É óbvio que há coisas, nisto
de gritos e afins, que podem nem sequer terem sido criadas com ideia de terem
sentido ou explicação, mas terem saído assim só por acaso (mesmo se acredito
pouco em acasos, neste particular).
Importa, julgo eu, que as
pessoas reflictam sobre isto e sobre aquilo que gritam de peito cheio, de
maneira a saberem o que dizem e por que o dizem (e o cuidado em, neste aspecto,
fazê-lo "secundum praxis").
Não deixa de ser curioso que
parte substancial do grito seja uma importação (3 aspectos do mesmo provêm do
Brasil), o que não nos menoriza, antes mostra a riqueza da nossa diáspora.
Haja o cuidado, inteligência
e sobriedade intelectual, isso sim, de perceber por que se faz e as origens
desse fazer.
Dizia o meu amigo, e ilustre,
Eduardo Coelho, que "mais grave do
que a censura do Estado Novo é a actual "Censura da Ignorância".
Sábias palavras!!!
3 comentários:
Parabéns.
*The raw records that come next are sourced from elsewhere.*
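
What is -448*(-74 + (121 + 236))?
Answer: -126784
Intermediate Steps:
-448*(-74 + (121 + 236)) = -448*(-74 + 357) = -448*283 = -126784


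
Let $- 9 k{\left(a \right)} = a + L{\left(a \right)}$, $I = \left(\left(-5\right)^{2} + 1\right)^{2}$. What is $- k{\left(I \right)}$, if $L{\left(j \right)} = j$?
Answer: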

Finalmente um site onde a informação está toda junta e não dispersa ou cheia de erros.
Irei divulgar ao máximo este blog na minha academia.
Jonas
Eu também dizia arriquá, mas percebo agora que não é assim. O que gosto neste site é que as explicações são dadas com recurso a dados concretos e se vé que argumenta com base em provas e pesquisa.
É que já me fartei dos meus veteranos que dizem que é assim ou assado mas um gajo nunca percebe se é mesmo assim e porquê que é assim (se isso vem da ideia deles, se foi transformado ou se é tal e qual como manda a tradição).
Nunca mais digo arriquá.
Francisco.
Eu fazia parte de uma tuna e à cerca de 2 anos este texto foi-nos passado por um dos elementos de forma a remover a ignorância de algo que todos os estudantes fazem sem saberem bem o porquê. Pesquisei agora este texto para estudá-lo e ensiná-lo em praxe pois já chega de haver estudantes ignorantes quanto à história das tradições que se praticam.
Um bem haja ao autor e pessoas envolvidas no texto.